Ihr Opfer: Ein 18-jähriger Jogger, der am Donnerstagabend (06.09.2018) auf seiner Laufrunde einem gewalttätigen und bewaffneten Trio in die Hände fiel.

„Der 18-Jährige joggte gegen 21.30 Uhr auf der Straße Im Reiche des Wassers in Richtung Bethunestraße“, schildert die Kreispolizei in ihrer Mitteilung vom Freitagmorgen den Vorfall. „Da es bereits dunkel war, hatte er die Lampe an seinem Handy eingeschaltet.

In Höhe der Einfahrt zur Kleingartenanlage kamen ihm drei Männer entgegen. Als er sich auf deren Höhe befand, stellte ihm einer der Männer ein Bein, so dass er stürzte.“

Dann ging alles ganz schnell:

Ein zweiter Mann rannte auf den am Boden Liegenden zu, trat ihm mehrmals in die Rippen. Anschließend klaubte er das auf dem Boden liegende Handy des 18-Jährigen auf, und alle drei stoben in den Weg zur Kleingartenanlage davon.

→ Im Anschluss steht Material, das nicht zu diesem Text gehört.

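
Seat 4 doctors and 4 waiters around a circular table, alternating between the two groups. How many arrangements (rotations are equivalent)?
Fix one of the doctors: (4-1)! ways for the remaining doctors, × 4! ways for the waiters = 6 × 24 = 144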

Doch der junge Sportler gab sein Eigentum nicht so einfach auf. Er rappelte sich hoch, rannte den drei Räubern hinterher und holte sie tatsächlich ein.

„Da die Lampe an seinem Telefon noch brannte, konnte er erkennen, welcher der drei Männer es in der Hand hatte“, schildert die Polizei.

Symbolbild. (Foto: Rundblick)

Plötzlich blieb der Handyräuber stehen, drehte sich zu dem 18-Jährigen um  –  und dieser verpasste dem Kriminellen einen Faustschlag ins Gesicht. So heftig, dass der das Handy fallen ließ.

Der Jogger hob es auf. Doch aus den Augenwinkeln konnte er erkennen, dass die Lage jetzt wirklich brenzlig wurde: Denn der Angreifer hielt ein Messer in der Hand und lief auf ihn zu.

Sofort spurtete der sportliche 18-Jährige wieder los, flüchtete in Richtung Ruhrbrücke und schaffte es, seinen Verfolger abzuhängen.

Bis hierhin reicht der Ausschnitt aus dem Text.